SALAM FAYYAD, representative of the International Monetary Fund (IMF), said it had been envisaged early on that the Palestinian Authority would not have sufficient resources to carry out the establishment of its government. Governments had transferred funds to support the budget of the Palestinian Authority, but the Authority was still in a difficult fiscal situation. As a consequence of the situation on the ground today, nearly half of the people had lost their major source of income. During a typical closure month, there could be a loss of $45 million. The Government of Israel had transferred money in November and December but had made no transfer of owed revenues to the Authority since 20 December 2000.
Assuming that the Palestinian Authority would receive the money, he said, it would still be in great difficulty, as its revenue-generating capacity had substantially declined. The monthly wage bill of the Authority was $55 million. Even if the Palestinian Authority could collect money due from Israel, it could not pay its wages.

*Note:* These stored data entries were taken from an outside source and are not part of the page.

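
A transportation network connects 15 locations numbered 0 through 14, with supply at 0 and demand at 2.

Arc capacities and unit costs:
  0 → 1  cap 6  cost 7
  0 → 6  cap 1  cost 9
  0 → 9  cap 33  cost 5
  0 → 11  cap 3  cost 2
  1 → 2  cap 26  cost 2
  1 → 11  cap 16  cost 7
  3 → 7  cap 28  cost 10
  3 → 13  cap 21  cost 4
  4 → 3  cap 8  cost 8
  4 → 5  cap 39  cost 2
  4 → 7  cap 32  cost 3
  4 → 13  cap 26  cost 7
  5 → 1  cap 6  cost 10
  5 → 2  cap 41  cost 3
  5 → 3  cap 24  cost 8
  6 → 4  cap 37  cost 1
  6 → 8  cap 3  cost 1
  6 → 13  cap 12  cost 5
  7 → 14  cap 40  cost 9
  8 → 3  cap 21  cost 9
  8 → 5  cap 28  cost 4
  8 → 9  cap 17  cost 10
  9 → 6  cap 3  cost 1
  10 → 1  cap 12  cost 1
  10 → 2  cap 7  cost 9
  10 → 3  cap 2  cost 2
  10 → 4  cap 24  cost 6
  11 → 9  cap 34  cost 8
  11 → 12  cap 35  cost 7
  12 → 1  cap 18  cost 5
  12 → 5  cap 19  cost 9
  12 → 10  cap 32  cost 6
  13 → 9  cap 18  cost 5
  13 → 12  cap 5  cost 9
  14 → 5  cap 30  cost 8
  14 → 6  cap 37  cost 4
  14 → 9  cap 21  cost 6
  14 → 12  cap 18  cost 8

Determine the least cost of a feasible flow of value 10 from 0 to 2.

Minimum cost for 10 units: 105

shortest-cost path #1: 0→1→2 push 6 @ unit cost 9 (adds 54)
shortest-cost path #2: 0→9→6→4→5→2 push 3 @ unit cost 12 (adds 36)
shortest-cost path #3: 0→6→4→5→2 push 1 @ unit cost 15 (adds 15)
total cost = 105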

If the situation were to normalize tomorrow, the Palestinian Authority would need about $40 million a month for the next six months. Budgetary assistance was not normally popular with the donor community, but it was impossible for the Palestinian Authority to make the money on its own. It was critical to address the fiscal crisis.
Another area to be addressed was the need for emergency job creation, he said. Implementation of development projects was impossible. Perhaps donors could reorient their commitments to relieve the fiscal situation. The Palestinian Authority could repay those funds when the situation normalized, when it could generate $90 million a month on its own.
Panel III – Assistance by Arab and Islamic States and Intergovernmental Organizations to the Palestinian People
WALID ABDELWAHAB, representative of the Islamic Development Bank (IDB), said it took only simple arithmetic to prove the extent of the crisis being faced by the Palestinian people. On the economic side, he said, the commitment of the 12 donor countries had reached $693 million. The IDB Funds Management Committee was composed of representatives of the contributing countries. After projects were prepared they were presented to the Committee for approval. By 19 March, the date of the next meeting of the Committee, the IDB will have processed approximately $90 million within 100 days from the establishment of the funds. Without losing the focus on long-term sustainable development, the projects/programs approved and to be approved by the Funds Management Committee included mostly labour-intensive projects with quick implementation mechanism through the adoption of flexible/relaxed procurement and disbursement procedures. On the fiscal side, the transfer of funds to the Palestinian Authority by the IDB from the resources of the two Funds required modifying the mandate given to the IDB by the Arab Summit.